Tuesday, August 2, 2011

Happy Birthday, Mom... You Still Make Me Laugh

By Kelly Sinon

 Throughout the day, I reminded myself that it was my mother’s birthday. She would have been 66, today.      One of her deepest wishes was to never age. Not that she was someone who was terrified of losing her looks, really. Not any more than anyone else, but because she didn’t want what happens to people when they age; the invisibility.  Although, anyone who knew my mother, knew that there was absolutely no chance of her ever becoming invisible, with her nasal, perpetually allergy-laced, Brooklyn accent and her contagious Drescher-esque laugh, accompanied by snorts.
 Mom stopped aging at 56 years old, in her happy prime of life. Retired, with her husband and beloved Scottish Terriers, she was free to travel to all the dog shows she wanted in their RV. While driving home from one of their many shows, their RV had a blowout, which caused it to overturn and catch fire. A tragic accident that changed our family forever.
 In the ten years since, I’ve come a long way in the grief process. It was so sudden, that when my husband, who’d gotten the phone call earlier in the day, broke the news to me on my arrival home from a shopping trip, I was appalled that he could lie to me in such a disgusting way.  I wrestled with the guilt that we hadn’t spoken in a few months.  I still do. But I remind myself that she knows, and any wrong between us has been made right by the forgiveness that death can bring for people who truly loved each other beyond condition.
It seemed for a month straight, I cried.
 I cried, as I asked my husband in all sincerity and fear, “Will I ever stop crying?”
 I cried in line in the supermarket, for a reason I still don’t know.
 I cried in the middle of my kitchen with my young children unsure of what to say or do to make it stop.
 I cried the second my eyes opened in the morning.
 But little by little, with encouraging friends and family, the tears stopped and the stories began.
 The time Mom didn’t believe there was a bat in the house, until its whirring wings woke her at 2 a.m. and she and my sister tried to usher it out of every open door we had while I giggled maniacally from my post under the dining room table. 
 Mom’s fearlessness in taking her girls all over the west coast and Canada in a ‘60s era camper without a toilet, which in itself displays amazing courage, to compete in dog shows and introduce us to the land of “colorful money” and metrics none of us could decipher.
 Her quickness to defend her children from harm or mistaken identity, as was the case when my botched haircut at her scissor-wielding hands resulted in the butcher telling my sister to "take care of her little brother."
"How can you think this adorable little girl is a boy?" Grabbing my wrist, she stalked away muttering about how dare he think such a thing.

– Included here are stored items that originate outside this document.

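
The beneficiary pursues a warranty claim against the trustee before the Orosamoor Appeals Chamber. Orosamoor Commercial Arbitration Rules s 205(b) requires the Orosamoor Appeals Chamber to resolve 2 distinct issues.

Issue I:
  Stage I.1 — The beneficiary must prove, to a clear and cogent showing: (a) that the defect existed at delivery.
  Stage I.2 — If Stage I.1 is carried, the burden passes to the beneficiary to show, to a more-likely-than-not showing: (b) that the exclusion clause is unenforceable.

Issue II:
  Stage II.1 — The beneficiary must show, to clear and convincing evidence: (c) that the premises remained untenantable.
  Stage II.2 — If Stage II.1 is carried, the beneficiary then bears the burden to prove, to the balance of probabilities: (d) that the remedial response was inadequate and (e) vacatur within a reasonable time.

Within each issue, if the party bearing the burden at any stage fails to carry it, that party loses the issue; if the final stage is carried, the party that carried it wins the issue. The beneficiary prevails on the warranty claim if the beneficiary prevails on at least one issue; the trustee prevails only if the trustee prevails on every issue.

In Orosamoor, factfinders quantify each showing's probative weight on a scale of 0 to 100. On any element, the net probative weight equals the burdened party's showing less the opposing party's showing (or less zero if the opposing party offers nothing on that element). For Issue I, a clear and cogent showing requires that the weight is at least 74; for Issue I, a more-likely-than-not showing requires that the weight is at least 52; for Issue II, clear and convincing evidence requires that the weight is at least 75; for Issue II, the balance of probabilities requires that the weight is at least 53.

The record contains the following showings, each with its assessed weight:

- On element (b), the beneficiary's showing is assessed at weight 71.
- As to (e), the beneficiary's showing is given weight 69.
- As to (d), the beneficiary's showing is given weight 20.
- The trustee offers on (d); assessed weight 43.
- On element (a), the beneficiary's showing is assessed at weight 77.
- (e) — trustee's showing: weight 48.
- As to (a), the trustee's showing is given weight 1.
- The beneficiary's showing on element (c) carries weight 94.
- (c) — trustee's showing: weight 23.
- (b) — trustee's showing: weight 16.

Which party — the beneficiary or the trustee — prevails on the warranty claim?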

Even though I think in her heart of hearts, she knew it was not a difficult conclusion to jump to. 
 Her talent as a story teller, writer, and painter, her wit and wisdom are remembered still. She was quick to laugh. Usually at me, which infuriated my sister because it seemed I could get out of almost any punishment. But my sister was entrusted with Mom’s respect for her capable nature and brand of fearlessness, herself.
She’s with me when I catch myself snorting when I laugh, or when I’m excited and talking fast, my husband will call me on my “Brooklyn accent.” She’s also with me when I say things like, “Enough a’ready” or standing on a soapbox to get my point across, since she did pass on the gift of gab and her opinionated nature.

Happy birthday, Mom. To me, you will always be forever young, beautiful and unforgettable.